Addressing the House of Representatives on Tuesday (July 16), Prime Minister, the Most Hon. Andrew Holness, said the funds have been allocated to the Ministry of Health and Wellness, which will spearhead vector-control activities over the next six weeks.

He further informed that the National Solid Waste Management Authority (NSWMA) and National Works Agency (NWA), “are technically involved in this dengue mitigation [exercise] by trying to clear the environmental conditions that would create the growth in the vector”.

Mr. Holness highlighted the potential for a significant increase in the dengue vector, the Aedes aegpyti mosquito, which breeds primarily in containers, consequent on  the hurricane’s passage.

“We know that many communities are being plagued by the increase in the mosquito population… and other vectors [such as] roaches, rats and flies. Therefore, the cleanup and removal and clearing of waterlogged areas is of critical importance,” he emphasised.

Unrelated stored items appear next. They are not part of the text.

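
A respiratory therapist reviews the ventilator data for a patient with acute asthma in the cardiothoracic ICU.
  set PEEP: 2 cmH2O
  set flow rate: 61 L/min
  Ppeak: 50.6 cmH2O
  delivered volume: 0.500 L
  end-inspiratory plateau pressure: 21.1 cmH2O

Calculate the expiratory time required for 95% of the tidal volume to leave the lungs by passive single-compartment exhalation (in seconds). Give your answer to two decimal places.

Flow: 61 L/min ÷ 60 = 1.0167 L/s.
R = (PIP − Pplat)/V̇ = (50.6 − 21.1) / 1.0167 = 29.5/1.0167 = 29.015 cmH2O·s/L.
C = Vt/(Pplat − PEEP) = 500.0 / (21.1 − 2) = 500.0/19.1 = 26.178 mL/cmH2O.
τ = R × C = 29.015 × 0.02618 L/cmH2O = 0.7596 s.
t = −τ·ln(1 − 0.95) = −0.7596·ln(0.05) = 2.276 s.

2.28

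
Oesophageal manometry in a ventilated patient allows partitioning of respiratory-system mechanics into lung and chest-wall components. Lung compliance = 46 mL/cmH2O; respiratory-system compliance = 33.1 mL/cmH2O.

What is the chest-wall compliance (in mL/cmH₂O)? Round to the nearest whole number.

1/Ccw = 1/Crs − 1/CL.
1/Ccw = 1/33.1 − 1/46 = 0.008472.
Ccw = 118.04 mL/cmH2O.

118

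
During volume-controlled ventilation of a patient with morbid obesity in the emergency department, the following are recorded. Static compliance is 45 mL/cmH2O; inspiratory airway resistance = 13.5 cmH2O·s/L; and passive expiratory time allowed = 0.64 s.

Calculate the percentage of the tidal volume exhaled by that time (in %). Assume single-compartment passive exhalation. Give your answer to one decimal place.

τ = R × C = 13.5 × 45 mL/cmH2O = 13.5 × 0.045 L/cmH2O = 0.6075 s.
Passive exhalation: V(t)/V₀ = e^(−t/τ) = e^(−0.64/0.6075) = 0.3487.
Fraction exhaled = 1 − 0.3487 = 0.6513 → 65.13%.

65.1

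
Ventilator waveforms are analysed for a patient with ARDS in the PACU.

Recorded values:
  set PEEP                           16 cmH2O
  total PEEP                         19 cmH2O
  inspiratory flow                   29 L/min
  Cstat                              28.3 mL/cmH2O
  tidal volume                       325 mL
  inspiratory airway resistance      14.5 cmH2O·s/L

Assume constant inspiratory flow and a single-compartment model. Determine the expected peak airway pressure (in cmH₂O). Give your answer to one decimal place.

37.5

Flow: 29 L/min ÷ 60 = 0.4833 L/s.
Total PEEP = 19 cmH2O (set 16 + intrinsic 3); this is the baseline alveolar pressure.
Equation of motion (constant flow): PIP = Vt/C + R·V̇ + PEEP.
PIP = 325/28.3 + 14.5×0.4833 + 19 = 11.484 + 7.008 + 19 = 37.492 cmH2O.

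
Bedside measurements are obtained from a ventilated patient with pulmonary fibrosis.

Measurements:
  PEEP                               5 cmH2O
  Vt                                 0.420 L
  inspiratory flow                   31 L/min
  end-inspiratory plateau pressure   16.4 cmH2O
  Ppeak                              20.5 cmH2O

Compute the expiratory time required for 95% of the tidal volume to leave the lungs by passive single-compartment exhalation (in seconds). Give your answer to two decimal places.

0.88

Flow: 31 L/min ÷ 60 = 0.5167 L/s.
R = (PIP − Pplat)/V̇ = (20.5 − 16.4) / 0.5167 = 4.1/0.5167 = 7.935 cmH2O·s/L.
C = Vt/(Pplat − PEEP) = 420.0 / (16.4 − 5) = 420.0/11.4 = 36.842 mL/cmH2O.
τ = R × C = 7.935 × 0.03684 L/cmH2O = 0.2923 s.
t = −τ·ln(1 − 0.95) = −0.2923·ln(0.05) = 0.8757 s.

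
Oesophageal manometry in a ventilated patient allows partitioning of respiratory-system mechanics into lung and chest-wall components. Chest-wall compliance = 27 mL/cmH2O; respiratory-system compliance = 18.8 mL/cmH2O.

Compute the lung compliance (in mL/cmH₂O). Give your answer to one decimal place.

61.9

1/CL = 1/Crs − 1/Ccw.
1/CL = 1/18.8 − 1/27 = 0.01615.
CL = 61.92 mL/cmH2O.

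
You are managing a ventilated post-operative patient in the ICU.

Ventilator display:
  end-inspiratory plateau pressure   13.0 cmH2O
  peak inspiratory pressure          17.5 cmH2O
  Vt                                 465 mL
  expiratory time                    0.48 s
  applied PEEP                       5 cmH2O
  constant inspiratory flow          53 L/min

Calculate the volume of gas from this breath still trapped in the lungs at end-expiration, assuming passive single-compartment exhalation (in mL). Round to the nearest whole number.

Flow: 53 L/min ÷ 60 = 0.8833 L/s.
R = (PIP − Pplat)/V̇ = (17.5 − 13.0) / 0.8833 = 4.5/0.8833 = 5.095 cmH2O·s/L.
C = Vt/(Pplat − PEEP) = 465.0 / (13.0 − 5) = 465.0/8.0 = 58.125 mL/cmH2O.
τ = R × C = 5.095 × 0.05813 L/cmH2O = 0.2962 s.
Fraction remaining = e^(−Te/τ) = e^(−0.48/0.2962) = 0.1978.
Trapped volume = 465.0 × 0.1978 = 91.977 mL.

92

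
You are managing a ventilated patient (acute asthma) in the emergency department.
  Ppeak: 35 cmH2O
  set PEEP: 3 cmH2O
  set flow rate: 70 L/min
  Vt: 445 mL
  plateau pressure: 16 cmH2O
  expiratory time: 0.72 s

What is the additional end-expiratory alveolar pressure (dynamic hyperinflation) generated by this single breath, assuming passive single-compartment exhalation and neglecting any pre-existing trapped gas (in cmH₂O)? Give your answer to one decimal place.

3.6

Flow: 70 L/min ÷ 60 = 1.1667 L/s.
R = (PIP − Pplat)/V̇ = (35 − 16) / 1.1667 = 19.0/1.1667 = 16.285 cmH2O·s/L.
C = Vt/(Pplat − PEEP) = 445.0 / (16 − 3) = 445.0/13.0 = 34.231 mL/cmH2O.
τ = R × C = 16.285 × 0.03423 L/cmH2O = 0.5574 s.
Fraction remaining = e^(−Te/τ) = e^(−0.72/0.5574) = 0.2748; trapped volume = 445.0 × 0.2748 = 122.29 mL.
Additional alveolar pressure from trapping ≈ V_trapped / C = 122.29 / 34.231 = 3.572 cmH2O.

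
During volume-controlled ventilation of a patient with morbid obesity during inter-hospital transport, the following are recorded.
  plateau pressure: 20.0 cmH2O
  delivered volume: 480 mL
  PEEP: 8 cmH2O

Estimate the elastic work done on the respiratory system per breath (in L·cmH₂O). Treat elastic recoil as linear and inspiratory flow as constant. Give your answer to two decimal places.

Elastic work ≈ ½ × (Pplat − PEEP) × Vt = 0.5 × (20.0 − 8) × 0.480 L = 0.5 × 12.0 × 0.480 = 2.88 L·cmH2O.

2.88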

The Prime Minister noted that the hot summer conditions, along with rainfall, will further contribute to heightening the possibility of an increase in these vectors and the transmission of diseases.

As such, he appealed to Jamaicans to properly store water in covered containers and destroy mosquito breeding sites around their homes.

“I urge all homeowners who are storing water and… leaving the containers open, that an easy way to control the growth of the mosquito population in your households is to cover the containers,” Mr. Holness said.

He pointed out that the NSWMA will shortly announce a schedule for the removal of bulky waste from homes.

Prime Minister Holness further indicated that the NWA will be actively cleaning various gullies.

Dengue symptoms include fever, headache, and joint and muscle pains. These are often resolved through rest and adequate hydration along with the use of paracetamol to treat the accompanying fever.